When that whistle came — a mean tweet, in referee lingo — the top-seeded Jayhawks led by just two with fewer than eight minutes left in the first half.
So the theory regarding a momentum shift seemingly has legs. Maybe not as much legs as Josh Jackson has hops, but legs nonetheless. Especially since Kansas outscored UC Davis by 20 points the remainder of the half.
Still, the Jayhawks steamrolled the Aggies 100-62 in BOK Center.
So there you have it. The 38-point rout states that momentum was there for the taking because Kansas was better. Much better.
KU did anything it wanted. UC Davis coach Jim Les, who was slapped with the T, could not say anything he wanted. The connection ends there.
“Certainly the timing was probably a coincidence that we played our best ball after that,’’ KU coach Bill Self said.
Indeed. There was no chance a 16-seed was going to make history against a KU team more rested than rusted and more nimble than nervous.
Especially when the best trick for pumping a team up backfired on Les, who did not think he deserved the T but got it, as much as anything, for striding to midcourt during a TV time out.
“I wish I could take back the technical, but it happened,’’ said Les, who thought the whistle was applied quickly. “And you know, that’s a good basketball team. So they got it going offensively. … We weren’t able to stem the tide, and I thought that run starting there leading to halftime gave them some pretty good separation, unfortunately.’’
A brief flare-up at the halftime buzzer was the only intrigue left … as long as you don’t count whatever acrobatics Jackson was capable of performing or what method Frank Mason chose to attack the Aggies.
KU’s Devonte Graham was fouled in the final seconds of the first half, but no call was made on UC Davis’ Chima Moneke, prompting Self to voice his displeasure at the refs before heading to the locker room.
Les noticed, then barked at the refs, too, wanting a T on Self.
Only thing was, Self stepped on the midcourt decal after time expired. Les did it during a TV stoppage and was tagged.
“I just asked him, ‘Why wasn’t that a foul?’ and he said, ‘Well, he has the same right to go after the ball,’’’ Self related. “And I said, ‘Good gosh, any NFL defensive back coach would’ve been happy with that play.’ But (the official) came and told me the second half that he missed it.’’
There you have it. End of dust-up. The Jayhawks encounter more controversy from a night out in Lawrence.
The only second-half mystery was whether KU would cover and how soon its walk-ons would enter. Those elements conflict sometimes, but not against UC Davis. Self did not call on the end of his bench until 3:11 remained, after each of his starters scored in double figures.

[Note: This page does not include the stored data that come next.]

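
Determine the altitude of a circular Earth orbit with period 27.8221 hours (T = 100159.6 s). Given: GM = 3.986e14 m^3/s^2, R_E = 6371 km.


T = 100159.6 s
r = (mu*T^2/(4*pi^2))^(1/3) = (3.986e14 * 100159.6^2 / (4*pi^2))^(1/3)
r = 4.6614487e+07 m = 46614.4868 km
alt = r - R_E = 46614.4868 - 6371 = 40243.4868 km

40243.4868 km


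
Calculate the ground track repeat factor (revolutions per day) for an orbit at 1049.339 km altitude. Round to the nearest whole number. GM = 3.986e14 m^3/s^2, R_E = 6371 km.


r = 7.420339e+06 m
T = 2*pi*sqrt(r^3/mu) = 6361.3141 s = 106.0219 min
revs/day = 1440 / 106.0219 = 13.5821
Rounded: 14 revolutions per day

14 revolutions per day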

The time remaining enabled Tyler Self to can a 3-pointer to put KU at the century mark.
Me? I was streaming the games involving Wichita State (winner) and Kansas State (loser), while convinced the easy stroll for Kansas meant little in the grand scheme. The Jayhawks will be tested for more than 13 minutes by all of their remaining opponents.

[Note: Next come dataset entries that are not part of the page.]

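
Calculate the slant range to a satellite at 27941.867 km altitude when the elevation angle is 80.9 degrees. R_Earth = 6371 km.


h = 27941.867 km, el = 80.9 deg
d = -R_E*sin(el) + sqrt((R_E*sin(el))^2 + 2*R_E*h + h^2)
d = -6371.0000*sin(1.4120) + sqrt((6371.0000*0.9874138)^2 + 2*6371.0000*27941.867 + 27941.867^2)
d = 28007.2556 km

28007.2556 km


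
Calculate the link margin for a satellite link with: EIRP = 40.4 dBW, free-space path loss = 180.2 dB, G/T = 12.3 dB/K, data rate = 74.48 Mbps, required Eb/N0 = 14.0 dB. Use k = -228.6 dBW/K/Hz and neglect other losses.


C/N0 = EIRP - FSPL + G/T - k = 40.4 - 180.2 + 12.3 - (-228.6)
C/N0 = 101.1000 dB-Hz
R_b = 74.48 Mbps = 7.448e+07 bps -> 10*log10(R_b) = 78.7204 dB-Hz
Eb/N0 = C/N0 - 10*log10(R_b) = 101.1000 - 78.7204 = 22.3796 dB
Margin = Eb/N0 - Eb/N0_req = 22.3796 - 14.0 = 8.3796 dB (link closes)

8.3796 dB


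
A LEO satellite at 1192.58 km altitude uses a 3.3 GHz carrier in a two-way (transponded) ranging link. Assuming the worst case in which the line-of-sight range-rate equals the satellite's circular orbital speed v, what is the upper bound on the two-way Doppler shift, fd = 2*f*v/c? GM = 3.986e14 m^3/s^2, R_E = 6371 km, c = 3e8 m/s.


r = 7.56358e+06 m
v = sqrt(mu/r) = 7259.4705 m/s (worst-case radial velocity)
f = 3.3 GHz = 3.3e+09 Hz
fd = 2*f*v/c = 2*3.3e+09*7259.4705/3.0e+08
fd = 159708.3510 Hz

159708.3510 Hz


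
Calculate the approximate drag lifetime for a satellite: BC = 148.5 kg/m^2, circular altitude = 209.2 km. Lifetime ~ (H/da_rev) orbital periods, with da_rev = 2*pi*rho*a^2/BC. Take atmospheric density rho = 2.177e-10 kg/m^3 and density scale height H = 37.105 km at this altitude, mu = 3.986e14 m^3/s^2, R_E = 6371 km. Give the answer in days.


a = R_E + alt = 6580.2000 km = 6.5802e+06 m
da_rev = 2*pi*rho*a^2/BC = 2*pi*2.177e-10*(6.5802e+06)^2/148.5 = 398.832032 m per revolution
N = H/da_rev = 37105.0000 m / 398.832032 m = 93.0342 revolutions
P = 2*pi*sqrt(a^3/mu) = 5312.1443 s
lifetime = N*P = 93.0342 * 5312.1443 = 494210.8394 s = 5.7200 days

5.7200 days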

“They got us on a night when we were pretty good,’’ Self said. “When the lead did get up there, I wasn’t thinking about anything other than getting guys out of the game and kind of piecing together the last six or seven minutes just to get ready for Sunday.’’

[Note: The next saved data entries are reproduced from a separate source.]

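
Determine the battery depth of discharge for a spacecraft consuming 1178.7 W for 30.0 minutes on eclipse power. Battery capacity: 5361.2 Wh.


E_used = P * t / 60 = 1178.7 * 30.0 / 60 = 589.3500 Wh
DOD = E_used / E_total * 100 = 589.3500 / 5361.2 * 100
DOD = 10.9929 %

10.9929 %


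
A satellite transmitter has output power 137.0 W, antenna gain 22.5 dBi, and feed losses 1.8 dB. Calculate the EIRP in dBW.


Pt = 137.0 W = 21.3672 dBW
EIRP = Pt_dBW + Gt - losses = 21.3672 + 22.5 - 1.8 = 42.0672 dBW

42.0672 dBW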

Anyone who saves the recording may do so only to prove the NCAA Tournament field does not need to be expanded any more. A 16-seed still has not beaten a 1, and UC Davis had no chance, in spite of its competitive start.
Eventually the Aggies were content with being part of the NCAA field, tasting a win from the play-in round at Dayton and getting to enjoy the spirit of high-level competition.
Moneke, their leader with 20 points and nine rebounds, made a point to seek out Self in the tunnel after the game and offer encouragement.
“Go win a title, coach,’’ Moneke said.
A first step, no matter how easy for a 1-seed, is always required.